Fetch DVC files and folders into the Nix store.
This repository provides expressions to parse and download DVC files
and folders in Nix using fetchurl
.
Currently dvc.nix
is only exposed as a flake. To install it add dvc.nix
as an input and provide the default overlay to nixpkgs
.
{
inputs = {
nixpkgs.url = "...";
dvc-nix.url = "github:xc-jp/dvc.nix";
};
outputs = inputs:
let
system = "...";
pkgs = import inputs.nixpkgs {
inherit system;
overlays = [
inputs.dvc-nix.overlays.default
];
};
in
...
}
If you know the MD5 hash for a DVC output you can download it from a
remote given the URL and the hash. The output can be a file or a directory
(with an md5 hash ending in ".dir"
).
pkgs.dvc-nix.fetch-dvc {
md5 = "..."; # MD5 hash in hexadecimal (base16)

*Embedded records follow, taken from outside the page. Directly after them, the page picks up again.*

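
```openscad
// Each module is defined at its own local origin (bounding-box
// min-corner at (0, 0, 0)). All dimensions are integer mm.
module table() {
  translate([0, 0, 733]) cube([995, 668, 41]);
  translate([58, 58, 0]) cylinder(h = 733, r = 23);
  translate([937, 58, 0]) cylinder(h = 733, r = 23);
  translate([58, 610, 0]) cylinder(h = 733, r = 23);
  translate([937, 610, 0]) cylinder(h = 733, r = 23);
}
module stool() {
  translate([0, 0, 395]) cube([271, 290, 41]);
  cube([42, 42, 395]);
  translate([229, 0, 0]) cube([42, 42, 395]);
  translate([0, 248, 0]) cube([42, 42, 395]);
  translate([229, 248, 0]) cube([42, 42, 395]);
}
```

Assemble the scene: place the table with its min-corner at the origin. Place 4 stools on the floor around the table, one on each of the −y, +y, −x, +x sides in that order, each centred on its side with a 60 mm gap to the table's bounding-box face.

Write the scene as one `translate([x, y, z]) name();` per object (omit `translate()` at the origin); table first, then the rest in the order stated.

table();
translate([362, -350, 0]) stool();
translate([362, 728, 0]) stool();
translate([-331, 189, 0]) stool();
translate([1055, 189, 0]) stool();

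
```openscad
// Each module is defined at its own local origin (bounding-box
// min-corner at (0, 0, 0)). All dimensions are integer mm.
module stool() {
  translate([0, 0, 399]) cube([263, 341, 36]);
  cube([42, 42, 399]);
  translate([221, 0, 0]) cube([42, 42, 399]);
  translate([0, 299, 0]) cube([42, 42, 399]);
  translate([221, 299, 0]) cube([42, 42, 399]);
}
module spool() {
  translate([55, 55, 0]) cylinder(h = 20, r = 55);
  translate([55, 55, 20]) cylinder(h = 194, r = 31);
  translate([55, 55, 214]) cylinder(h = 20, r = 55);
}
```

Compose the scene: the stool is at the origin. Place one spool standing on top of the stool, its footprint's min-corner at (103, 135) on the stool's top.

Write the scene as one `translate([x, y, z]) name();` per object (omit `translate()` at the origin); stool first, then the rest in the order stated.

stool();
translate([103, 135, 435]) spool();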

baseurl = "https://dvc-remote.example.com";
}
To parse all .dvc
files in a directory and then download
all outputs for the parsed files run:
pkgs.dvc-nix.fetch-dvc-files {
src = ./.;
baseurl = "https://dvc-remote.example.com";
}
This will return an attribute set with the names being the relative paths in the src
directory
with characters not usable in Nix derivation names such as "/"
replaced by "-"
, moreover "."
is also
replaced by "-"
for convenience.
To parse and download all .dvc
files in a directory and then flatten the result, run:
pkgs.dvc-nix.map-dvc-files (dvc: ...) {
src = ./.;
baseurl = "https://dvc-remote.example.com";
}
The provided dvc
derivation can be returned as-is to construct the list of
derivations. The dvc
derivation has three attributes out
, dvc
and path
containing the DVC file configuration, the DVC output configuration, and the relative path
in the src
directory respectively.
For example you can use this to symlink all of the downloaded files into your derivation by adding the following hook to your derivation:
preBuild = pkgs.lib.concatStringsSep "\n" (pkgs.dvc-nix.map-dvc-files (dvc: ''ln -s ${dvc} ${dvc.path}'') {
src = ./.;
baseurl = "https://dvc-remote.example.com";
});
The problem with calling dvc
in a derivation is that it’s very difficult to set up SSH authentication. The other problem with using the dvc
tool is that the hashes in DVC won’t agree with the hashes in Nix for folders.
To resolve those problems, we
- Download the JSON description of a folder from DVC.
- Fetch each individual file into the Nix store with
curl
and MD5 content hashes. - Reconstruct the folder using symlinks to the files we fetched into the Nix store.
And then we get all hashes coinciding between DVC and Nix.